By | 2011-09-25T09:06:45+00:00 September 25, 2011|Categories: Historic Preservation, Revitalization, Sustainability|6 Comments


  1. PHGuy September 25, 2011 at 11:01 am

    Isn’t something just like that already in the works?

    • Ken Schroeppel September 25, 2011 at 5:37 pm

      Sweet! Ping pong… that’ll be interesting.

      BTW, thanks Derek! Great first post. There are certainly plenty of adaptive reuse opportunities in Denver.

  2. Jason Callegari September 29, 2011 at 8:47 am

    The 17th Street Corridor between Park Avenue and Vine will be seeing some upgrades as well with the Denver Bicycle Cafe – and the building which formerly housed Grindhaus will be re-opening as Treehaus a lunch joint with sandwiches and salads as well as light dinner. Both of these buildings provide plenty of character and charm and will help fill out some of the commercial spaces that the area is missing. Maybe we will see an investment in the currently vacant land at 17th and Franklin in the near future.

  3. Aly October 3, 2011 at 2:33 pm

    Hey Derek – I work as an architect here in Houston, Texas and we deal with a lot of adaptive reuse project. From a design and creative standpoint, adaptive reuse projects are a particular favorite of mine. Taking something old and transforming it to the culture and needs of residents today, while maintaining the character and charm of the original, its a challenge but a fun one.

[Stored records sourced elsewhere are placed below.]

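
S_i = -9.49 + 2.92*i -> [-9.49, -6.57, -3.65, -0.73, 2.19]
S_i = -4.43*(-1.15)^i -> [-4.43, 5.09, -5.86, 6.74, -7.75]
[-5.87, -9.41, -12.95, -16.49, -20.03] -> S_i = -5.87 + -3.54*i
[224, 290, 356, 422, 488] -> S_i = 224 + 66*i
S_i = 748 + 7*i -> [748, 755, 762, 769, 776]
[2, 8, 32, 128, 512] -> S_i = 2*4^i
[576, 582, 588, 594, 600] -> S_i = 576 + 6*i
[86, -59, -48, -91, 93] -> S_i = Random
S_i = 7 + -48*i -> [7, -41, -89, -137, -185]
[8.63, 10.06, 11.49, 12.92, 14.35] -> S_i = 8.63 + 1.43*i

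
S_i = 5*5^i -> [5, 25, 125, 625, 3125]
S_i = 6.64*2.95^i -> [6.64, 19.59, 57.78, 170.46, 502.87]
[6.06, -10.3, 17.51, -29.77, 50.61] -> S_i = 6.06*(-1.70)^i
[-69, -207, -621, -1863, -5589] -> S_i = -69*3^i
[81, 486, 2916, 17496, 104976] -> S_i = 81*6^i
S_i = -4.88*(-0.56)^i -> [-4.88, 2.73, -1.53, 0.86, -0.48]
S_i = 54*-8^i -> [54, -432, 3456, -27648, 221184]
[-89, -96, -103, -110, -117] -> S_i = -89 + -7*i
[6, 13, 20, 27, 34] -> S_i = 6 + 7*i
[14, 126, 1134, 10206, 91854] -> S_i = 14*9^i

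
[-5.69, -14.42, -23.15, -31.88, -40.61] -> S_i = -5.69 + -8.73*i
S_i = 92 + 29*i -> [92, 121, 150, 179, 208]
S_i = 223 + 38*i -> [223, 261, 299, 337, 375]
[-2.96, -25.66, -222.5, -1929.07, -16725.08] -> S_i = -2.96*8.67^i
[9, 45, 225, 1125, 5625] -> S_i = 9*5^i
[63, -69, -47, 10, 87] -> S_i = Random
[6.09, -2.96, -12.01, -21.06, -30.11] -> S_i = 6.09 + -9.05*i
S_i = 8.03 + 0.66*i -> [8.03, 8.69, 9.35, 10.01, 10.67]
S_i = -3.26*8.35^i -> [-3.26, -27.22, -227.3, -1897.92, -15847.6]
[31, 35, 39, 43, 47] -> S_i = 31 + 4*i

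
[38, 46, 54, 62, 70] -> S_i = 38 + 8*i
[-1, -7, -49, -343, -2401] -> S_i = -1*7^i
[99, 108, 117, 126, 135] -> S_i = 99 + 9*i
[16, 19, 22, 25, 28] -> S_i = 16 + 3*i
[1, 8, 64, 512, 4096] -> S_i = 1*8^i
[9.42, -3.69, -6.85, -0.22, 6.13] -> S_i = Random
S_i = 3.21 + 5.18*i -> [3.21, 8.39, 13.57, 18.75, 23.93]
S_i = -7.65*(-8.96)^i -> [-7.65, 68.54, -614.15, 5502.82, -49305.29]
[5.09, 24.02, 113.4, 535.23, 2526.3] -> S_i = 5.09*4.72^i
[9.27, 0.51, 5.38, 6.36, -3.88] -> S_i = Random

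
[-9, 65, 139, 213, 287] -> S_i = -9 + 74*i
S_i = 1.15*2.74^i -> [1.15, 3.15, 8.63, 23.66, 64.82]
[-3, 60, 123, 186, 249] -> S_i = -3 + 63*i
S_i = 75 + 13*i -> [75, 88, 101, 114, 127]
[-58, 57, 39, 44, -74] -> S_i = Random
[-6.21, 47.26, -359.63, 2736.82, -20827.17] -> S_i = -6.21*(-7.61)^i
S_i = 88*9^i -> [88, 792, 7128, 64152, 577368]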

    Anyways, thanks for sharing! – Aly

    • Derek Berardi November 15, 2011 at 6:17 pm


      What brings you to denverinfill/denverurbanism? Do you get an opportunity to do any adaptive reuse work at your current job? I came out to Denver from Cincinnati a few years ago. There was a wealth of historic structures there and looking back, I was spoiled there. Denver has some great historic structures, but they are definitely more in need of protection than those out east. I sometimes feel like Denver is struggling to tell its story and to own a true identity. That’s where I think the adaptive reuse bit comes into play. It’s a window to the past. I especially love seeing the juxtaposition of old buildings and new uses. Let me know more about your story and what you are doing to Houston. Thanks for the comments!


  4. Stosh October 5, 2011 at 11:00 am

    ITA! Great piece and I am excited to hear about future plans for the garage space. I still miss the old church previously located on the north east corner of 17th and Emerson but I guess they all can’t be saved.